The Golden State’s cap-and-trade program — a system that sets emissions caps and distributes tradable credits within that framework — has incurred these losses in response weak auction results, according to the report, published on Monday by nonprofit research group Clean and Prosperous California.
The poor auction outcomes stem from a plunge in so-called “allowance prices,” the cost of the permits that polluters can purchase in exchange for emissions they generate.
Allowance prices have plummeted from an all-time high of $42 per metric ton of carbon dioxide emitted to near-historic lows this year of $26 per metric ton, per the report.
“These funds would have otherwise been directly invested into communities and used to lower utility bills for ratepayers,” Clayton Munnings, executive director of Clean and Prosperous California, said in a statement.
These allowance prices also show no signs of recovering ahead of an upcoming auction on August 20 — a situation that the authors attributed to legislative uncertainty surrounding the program’s future.
Bolstering future revenue would require several actions, including urgent action from the state legislature to extend the program’s shelf life beyond its current 2030 end-date, the researchers noted.
The California Air Resources Board (CARB) would then need to resume relevant rulemaking processes that would allow for the reduction of available permits, the authors added.
Without such legislative and regulatory action, California could continue losing between $600 million and $1 billion in revenue from each quarterly cap-and-trade auction — as likely occurred at the last event in May, the report concluded.
Yet if auction revenues were restored, the authors observed, these funds could help insulate California’s climate change initiatives from setbacks the state is expected to incur from the federal government’s “one big, beautiful bill.”
Following the recent passage of President’s Trump sweeping legislation, Gov.
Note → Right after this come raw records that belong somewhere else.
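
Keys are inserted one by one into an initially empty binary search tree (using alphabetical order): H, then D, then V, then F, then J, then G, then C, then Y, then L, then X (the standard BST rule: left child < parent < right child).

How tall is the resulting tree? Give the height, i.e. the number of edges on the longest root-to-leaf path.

3

Resulting structure (node: left, right):
  H: L=D, R=V
  D: L=C, R=F
  V: L=J, R=Y
  F: L=–, R=G
  J: L=–, R=L
  G: L=–, R=–
  C: L=–, R=–
  Y: L=X, R=–
  L: L=–, R=–
  X: L=–, R=–

The deepest node is G at depth 3.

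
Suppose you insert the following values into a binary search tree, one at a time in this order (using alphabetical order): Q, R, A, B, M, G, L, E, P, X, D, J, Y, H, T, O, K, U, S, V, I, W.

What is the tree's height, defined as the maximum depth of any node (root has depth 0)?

8

Resulting structure (node: left, right):
  Q: L=A, R=R
  R: L=–, R=X
  A: L=–, R=B
  B: L=–, R=M
  M: L=G, R=P
  G: L=E, R=L
  L: L=J, R=–
  E: L=D, R=–
  P: L=O, R=–
  X: L=T, R=Y
  D: L=–, R=–
  J: L=H, R=K
  Y: L=–, R=–
  H: L=–, R=I
  T: L=S, R=U
  O: L=–, R=–
  K: L=–, R=–
  U: L=–, R=V
  S: L=–, R=–
  V: L=–, R=W
  I: L=–, R=–
  W: L=–, R=–

The deepest node is I at depth 8.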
Gavin Newsom (D) warned that California’s wildfire-prone communities could suffer from significant cuts to forest management services and to the firefighting workforce.
The bill, according to the governor’s office, could end up slashing forest management services and eliminating the personnel capable of fighting fires.
The governor’s office also said that the bill “unfairly targets green vehicles,” presumably referring to the decision to do away with electric vehicle tax credits.
To revive revenues and reinforce California’s ability to maintain its climate targets, the authors suggested a “swift legislative extension” of the cap-and-trade program. The subsequent rulemaking, they continued, would ideally include permit supply cuts, which in turn would help the Golden State achieve its and 2045 carbon neutrality goals.
The current low allowance prices, the researchers stressed, may “jeopardize California’s ability to achieve its ambitious climate targets.”